Environmental, Social and Governance (ESG)

Engagement with companies not only addresses governance issues, but also other ESG concerns and those too have an impact on stock price performance.

Stocks with improving ESG-related scores tend to outperform

Stocks with improving ESG-related scores tend to outperform

Notes: Universe is TOPIX constituents. Figure shows cumulative returns for stocks whose scores improved in each year. We select stocks whose scores improved each year by obtaining scores as of the start of each year and comparing them to scores in the previous year. Sources: Bloomberg, QUICK, SMBC NIKKO

According to data from SMBC Nikko, 300 Japanese stocks have been included in global ESG funds. Japanese investors have been less focused on this area, but this is starting to change. On 29th September, 2015 the Government Pension and Investment Fund (Japan’s largest pension fund manager) signed up to the United Nations Principles for Responsible Investing (PRI) and announced that it would ask entrusted fund institutions if they were signatories to the PRI, require ESG reports from those that had signed and ask non-signatories why they had not signed. It is likely that other pension funds will follow suit, much as they have done with other corporate governance actions that the GPIF instigated. A recent presentation by ROBECO provided evidence that material ESG factors reduce risk and improve the long-term returns of investing in companies. We see strong ESG scores for many of the companies in our fund including Ushio, Secom, Hitachi, Komatsu, Toyota, MUFG and NTT.
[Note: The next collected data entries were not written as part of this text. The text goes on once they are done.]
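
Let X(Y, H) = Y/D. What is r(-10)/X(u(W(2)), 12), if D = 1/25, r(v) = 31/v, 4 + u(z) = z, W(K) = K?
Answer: 31/500 ≈ 0.062000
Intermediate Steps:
u(z) = -4 + z
D = 1/25 ≈ 0.040000
X(Y, H) = 25*Y (X(Y, H) = Y/(1/25) = Y*25 = 25*Y)
r(-10)/X(u(W(2)), 12) = (31/(-10))/((25*(-4 + 2))) = (31*(-⅒))/((25*(-2))) = -31/10/(-50) = -31/10*(-1/50) = 31/500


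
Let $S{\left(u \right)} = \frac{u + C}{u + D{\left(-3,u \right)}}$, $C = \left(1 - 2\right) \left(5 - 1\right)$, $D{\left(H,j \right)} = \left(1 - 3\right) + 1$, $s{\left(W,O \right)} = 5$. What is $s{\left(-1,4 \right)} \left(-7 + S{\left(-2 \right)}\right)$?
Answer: $-25$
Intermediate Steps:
$D{\left(H,j \right)} = -1$ ($D{\left(H,j \right)} = -2 + 1 = -1$)
$C = -4$ ($C = \left(-1\right) 4 = -4$)
$S{\left(u \right)} = \frac{-4 + u}{-1 + u}$ ($S{\left(u \right)} = \frac{u - 4}{u - 1} = \frac{-4 + u}{-1 + u}$)
$s{\left(-1,4 \right)} \left(-7 + S{\left(-2 \right)}\right) = 5 \left(-7 + \frac{-4 - 2}{-1 - 2}\right) = 5 \left(-7 + \frac{1}{-3} \left(-6\right)\right) = 5 \left(-7 - -2\right) = 5 \left(-7 + 2\right) = 5 \left(-5\right) = -25$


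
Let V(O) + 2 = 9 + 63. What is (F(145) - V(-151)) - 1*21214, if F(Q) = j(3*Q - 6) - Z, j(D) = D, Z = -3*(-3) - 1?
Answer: -20863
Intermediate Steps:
Z = 8 (Z = 9 - 1 = 8)
F(Q) = -14 + 3*Q (F(Q) = (3*Q - 6) - 1*8 = (-6 + 3*Q) - 8 = -14 + 3*Q)
V(O) = 70 (V(O) = -2 + (9 + 63) = -2 + 72 = 70)
(F(145) - V(-151)) - 1*21214 = ((-14 + 3*145) - 1*70) - 1*21214 = ((-14 + 435) - 70) - 21214 = (421 - 70) - 21214 = 351 - 21214 = -20863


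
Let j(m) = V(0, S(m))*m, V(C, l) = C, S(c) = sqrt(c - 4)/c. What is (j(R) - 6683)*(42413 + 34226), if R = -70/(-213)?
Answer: -512178437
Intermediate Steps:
R = 70/213 (R = -70*(-1/213) = 70/213 ≈ 0.32864)
S(c) = sqrt(-4 + c)/c
j(m) = 0 (j(m) = 0*m = 0)
(j(R) - 6683)*(42413 + 34226) = (0 - 6683)*(42413 + 34226) = -6683*76639 = -512178437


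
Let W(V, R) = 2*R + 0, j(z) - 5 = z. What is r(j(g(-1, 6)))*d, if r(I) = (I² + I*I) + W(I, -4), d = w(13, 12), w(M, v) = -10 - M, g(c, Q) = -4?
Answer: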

Speed and Effectiveness of Change

In his report on UK corporate governance in 1992, Sir Adrian Cadbury stressed that corporate governance must not lapse into tokenism. While the pace of reform in Japan has been slow, change is afoot and active ownership leading to institutional engagement and improved voting patterns is beginning to emerge. Japanese shareholders once ‘hard-wired’ into voting with management may no longer be quite so entrenched and are now prepared to act when they note a distinction between firms that are embracing change and those that are not. No director has yet been voted off a board because of the changes we have discussed, but as a consequence of the introduction of the new regulations it is likely that company managements that do not react with sufficient vigour will be punished by shareholders.
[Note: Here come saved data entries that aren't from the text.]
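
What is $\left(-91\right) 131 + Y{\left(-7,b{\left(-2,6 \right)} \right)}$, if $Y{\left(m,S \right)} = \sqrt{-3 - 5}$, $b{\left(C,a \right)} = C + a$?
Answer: $-11921 + 2 i \sqrt{2} \approx -11921.0 + 2.8284 i$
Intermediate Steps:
$Y{\left(m,S \right)} = 2 i \sqrt{2}$ ($Y{\left(m,S \right)} = \sqrt{-8} = 2 i \sqrt{2}$)
$\left(-91\right) 131 + Y{\left(-7,b{\left(-2,6 \right)} \right)} = \left(-91\right) 131 + 2 i \sqrt{2} = -11921 + 2 i \sqrt{2}$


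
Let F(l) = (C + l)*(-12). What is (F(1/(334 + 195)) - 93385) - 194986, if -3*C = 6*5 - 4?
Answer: -152493255/529 ≈ -2.8827e+5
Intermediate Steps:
C = -26/3 (C = -(6*5 - 4)/3 = -(30 - 4)/3 = -⅓*26 = -26/3 ≈ -8.6667)
F(l) = 104 - 12*l (F(l) = (-26/3 + l)*(-12) = 104 - 12*l)
(F(1/(334 + 195)) - 93385) - 194986 = ((104 - 12/(334 + 195)) - 93385) - 194986 = ((104 - 12/529) - 93385) - 194986 = (55004/529 - 93385) - 194986 = -49345661/529 - 194986 = -152493255/529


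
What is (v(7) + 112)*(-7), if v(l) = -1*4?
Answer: -756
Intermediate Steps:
v(l) = -4
(v(7) + 112)*(-7) = (-4 + 112)*(-7) = 108*(-7) = -756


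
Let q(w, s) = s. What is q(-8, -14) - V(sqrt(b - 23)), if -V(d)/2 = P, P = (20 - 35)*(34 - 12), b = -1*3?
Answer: -674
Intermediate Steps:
b = -3
P = -330 (P = -15*22 = -330)
V(d) = 660 (V(d) = -2*(-330) = 660)
q(-8, -14) - V(sqrt(b - 23)) = -14 - 1*660 = -14 - 660 = -674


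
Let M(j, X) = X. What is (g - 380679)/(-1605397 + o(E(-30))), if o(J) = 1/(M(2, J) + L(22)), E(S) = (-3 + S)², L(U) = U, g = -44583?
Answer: 78744347/297266011 ≈ 0.26490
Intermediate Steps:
o(J) = 1/(22 + J) (o(J) = 1/(J + 22) = 1/(22 + J))
(g - 380679)/(-1605397 + o(E(-30))) = (-44583 - 380679)/(-1605397 + 1/(22 + (-3 - 30)²)) = -425262/(-1605397 + 1/(22 + (-33)²)) = -425262/(-1605397 + 1/(22 + 1089)) = -425262/(-1605397 + 1/1111) = -425262/(-1783596066/1111) = -425262*(-1111/1783596066) = 78744347/297266011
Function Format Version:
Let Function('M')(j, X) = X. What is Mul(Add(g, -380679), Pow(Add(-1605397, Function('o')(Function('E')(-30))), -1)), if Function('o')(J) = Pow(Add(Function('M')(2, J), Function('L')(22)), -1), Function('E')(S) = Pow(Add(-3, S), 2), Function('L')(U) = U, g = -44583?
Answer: Rational(78744347, 297266011) ≈ 0.26490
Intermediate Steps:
Function('o')(J) = Pow(Add(22, J), -1) (Function('o')(J) = Pow(Add(J, 22), -1) = Pow(Add(22, J), -1))
Mul(Add(g, -380679), Pow(Add(-1605397, Function('o')(Function('E')(-30))), -1)) = Mul(Add(-44583, -380679), Pow(Add(-1605397, Pow(Add(22, Pow(Add(-3, -30), 2)), -1)), -1)) = Mul(-425262, Pow(Add(-1605397, Pow(Add(22, Pow(-33, 2)), -1)), -1)) = Mul(-425262, Pow(Add(-1605397, Pow(Add(22, 1089), -1)), -1)) = Mul(-425262, Pow(Add(-1605397, Pow(1111, -1)), -1)) = Mul(-425262, Pow(Add(-1605397, Rational(1, 1111)), -1)) = Mul(-425262, Pow(Rational(-1783596066, 1111), -1)) = Mul(-425262, Rational(-1111, 1783596066)) = Rational(78744347, 297266011)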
The pressure being applied both directly and indirectly to Japanese corporate managements to improve their balance sheet efficiency, corporate governance and shareholder returns is beginning to have the desired effect. Of course, not all cash will be returned to shareholders; managements have businesses to run and with a falling population in Japan, companies are increasingly looking overseas for growth and much of that will come from acquisitions that have to be funded. Nevertheless, there are ample funds available to many companies which, if freed through the measures highlighted in this note, will provide the necessary resources for both corporate actions and improved shareholder returns.
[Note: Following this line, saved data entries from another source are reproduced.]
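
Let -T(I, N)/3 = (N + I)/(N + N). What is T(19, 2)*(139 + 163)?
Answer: -9513/2 ≈ -4756.5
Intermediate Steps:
T(I, N) = -3*(I + N)/(2*N) (T(I, N) = -3*(N + I)/(N + N) = -3*(I + N)/(2*N))
T(19, 2)*(139 + 163) = ((3/2)*(-1*19 - 1*2)/2)*(139 + 163) = ((3/2)*(1/2)*(-19 - 2))*302 = ((3/2)*(1/2)*(-21))*302 = -63/4*302 = -9513/2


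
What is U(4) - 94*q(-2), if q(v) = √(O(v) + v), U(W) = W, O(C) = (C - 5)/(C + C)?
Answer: 4 - 47*I ≈ 4.0 - 47.0*I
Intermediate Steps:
O(C) = (-5 + C)/(2*C) (O(C) = (-5 + C)/((2*C)) = (-5 + C)*(1/(2*C)) = (-5 + C)/(2*C))
q(v) = √(v + (-5 + v)/(2*v)) (q(v) = √((-5 + v)/(2*v) + v) = √(v + (-5 + v)/(2*v)))
U(4) - 94*q(-2) = 4 - 47*√(2 - 10/(-2) + 4*(-2)) = 4 - 47*√(2 - 10*(-½) - 8) = 4 - 47*√(2 + 5 - 8) = 4 - 47*√(-1) = 4 - 47*I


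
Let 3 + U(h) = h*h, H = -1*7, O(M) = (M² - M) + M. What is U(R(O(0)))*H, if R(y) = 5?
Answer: -154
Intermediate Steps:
O(M) = M²
H = -7
U(h) = -3 + h² (U(h) = -3 + h*h = -3 + h²)
U(R(O(0)))*H = (-3 + 5²)*(-7) = (-3 + 25)*(-7) = 22*(-7) = -154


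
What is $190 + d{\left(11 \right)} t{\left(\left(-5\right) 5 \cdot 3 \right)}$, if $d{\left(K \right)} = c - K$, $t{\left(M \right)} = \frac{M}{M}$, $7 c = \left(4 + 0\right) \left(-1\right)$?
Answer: $\frac{1249}{7} \approx 178.43$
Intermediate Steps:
$c = - \frac{4}{7}$ ($c = \frac{\left(4 + 0\right) \left(-1\right)}{7} = \frac{4 \left(-1\right)}{7} = \frac{1}{7} \left(-4\right) = - \frac{4}{7} \approx -0.57143$)
$t{\left(M \right)} = 1$
$d{\left(K \right)} = - \frac{4}{7} - K$
$190 + d{\left(11 \right)} t{\left(\left(-5\right) 5 \cdot 3 \right)} = 190 + \left(- \frac{4}{7} - 11\right) 1 = 190 - \frac{81}{7} = \frac{1249}{7}$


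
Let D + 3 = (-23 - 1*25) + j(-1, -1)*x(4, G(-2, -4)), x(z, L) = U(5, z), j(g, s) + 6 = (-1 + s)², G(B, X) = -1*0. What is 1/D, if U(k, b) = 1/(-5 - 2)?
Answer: -7/355 ≈ -0.019718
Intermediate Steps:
G(B, X) = 0
j(g, s) = -6 + (-1 + s)²
U(k, b) = -⅐ (U(k, b) = 1/(-7) = -⅐)
x(z, L) = -⅐
D = -355/7 (D = -3 + ((-23 - 1*25) + (-6 + (-1 - 1)²)*(-⅐)) = -3 + ((-23 - 25) + (-6 + (-2)²)*(-⅐)) = -3 + (-48 + (-6 + 4)*(-⅐)) = -3 + (-48 - 2*(-⅐)) = -3 + (-48 + 2/7) = -3 - 334/7 = -355/7 ≈ -50.714)
1/D = 1/(-355/7) = -7/355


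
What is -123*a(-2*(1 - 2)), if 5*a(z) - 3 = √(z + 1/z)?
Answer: -369/5 - 123*√10/10 ≈ -112.70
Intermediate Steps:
a(z) = ⅗ + √(z + 1/z)/5
-123*a(-2*(1 - 2)) = -123*(⅗ + √((1 + (-2*(1 - 2))²)/((-2*(1 - 2))))/5) = -123*(⅗ + √((1 + (-2*(-1))²)/((-2*(-1))))/5) = -123*(⅗ + √((1 + 2²)/2)/5) = -123*(⅗ + √((1 + 4)/2)/5) = -123*(⅗ + √((½)*5)/5) = -123*(⅗ + √(5/2)/5) = -123*(⅗ + (√10/2)/5) = -123*(⅗ + √10/10) = -369/5 - 123*√10/10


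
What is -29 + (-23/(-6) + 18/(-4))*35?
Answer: -157/3 ≈ -52.333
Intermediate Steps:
-29 + (-23/(-6) + 18/(-4))*35 = -29 + (-23*(-⅙) + 18*(-¼))*35 = -29 + (23/6 - 9/2)*35 = -29 - ⅔*35 = -29 - 70/3 = -157/3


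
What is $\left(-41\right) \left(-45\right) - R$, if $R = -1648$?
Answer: $3493$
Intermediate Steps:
$\left(-41\right) \left(-45\right) - R = \left(-41\right) \left(-45\right) - -1648 = 1845 + 1648 = 3493$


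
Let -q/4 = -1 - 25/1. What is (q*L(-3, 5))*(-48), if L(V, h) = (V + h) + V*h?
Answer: 64896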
Our Japanese stocks are well positioned to benefit from the changes in sentiment. Most have strong balance sheets and positive free cash flow. Attitudes towards shareholder returns remain an issue for more traditional managements, but even those types of companies which arguably include Kyocera and Dai Nippon Printing, both of which we hold and which have significant under-utilised assets, may rethink their position.

We remain positive on the outlook for the Japanese equity market in 2016, particularly as the pace of corporate change becomes more evident.